Peut-être, s’ils eussent mieux usé de ce don prophétique qu’ils s’arrogent, les poètes auraient vu d’un cœur moins ravi la restauration des Stuarts. Le fait est qu’ils furent éblouis, et Dryden tout le premier. : Astrée était de retour (Astrœa redux est le titre de sa première ode royaliste) : en conséquence il fit une comédie, et cette comédie, son début dramatique, fut jouée sous les auspices de la Castlemaine. Il l’en remercia par un compliment ad hoc, où, cette mégère superbe, qui s’imposa si longtemps par ses violentes allures à l’indolence de son royal amant, était comparée, — on ne le devinerait jamais,… — à Caton, oui, par tous les dieux, à Caton lui-même ! Encore lui donnait-on l’avantage dans ce parallèle inattendu :

Once Cato’s virtues did the Gods oppose
While they the victor, he the vanquish’d chose :
But you have done what CATO could not do, etc.

« Vous avez fait ce que Caton ne put faire… » Cela voulait dire qu’en se rangeant du côté du vaincu, la Castlemaine lui avait assuré la victoire. Et ce vaincu, c’est Dryden qui l’eût été, paraît-il, sans l’appui de Caton-Castlemaine ! Tout cela n’est-il pas incroyable[2] ?

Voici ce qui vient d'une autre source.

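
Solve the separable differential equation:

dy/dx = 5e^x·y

Separating variables and integrating:
ln|y| = 5e^x + C

General solution: y = Ce^(5e^x)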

Après le succès par ordre de cette comédie (the Wild Gallant), la scène fut ouverte à Dryden. Killegrew, directeur de la troupe de

  1. Lucy Walters ou Barlow, — on ne sait lequel, — fut la mère du duc de Monmouth, « une brune, belle, hardie, mais insipide créature, » d’après Evelyn (Journal, t. II, p. 11). On la croyait mariée à Charles II, dont elle devint la maîtresse en 1648, après avoir été celle du colonel Robert Sidney.
  2. Ce qui ne l’est pas moins, c’est que Walter Scott, citant quatre vers de ce compliment poétique, n’ait pas choisi ceux qu’on vient de lire. Ne l’auraient-ils pas étonné par hasard ?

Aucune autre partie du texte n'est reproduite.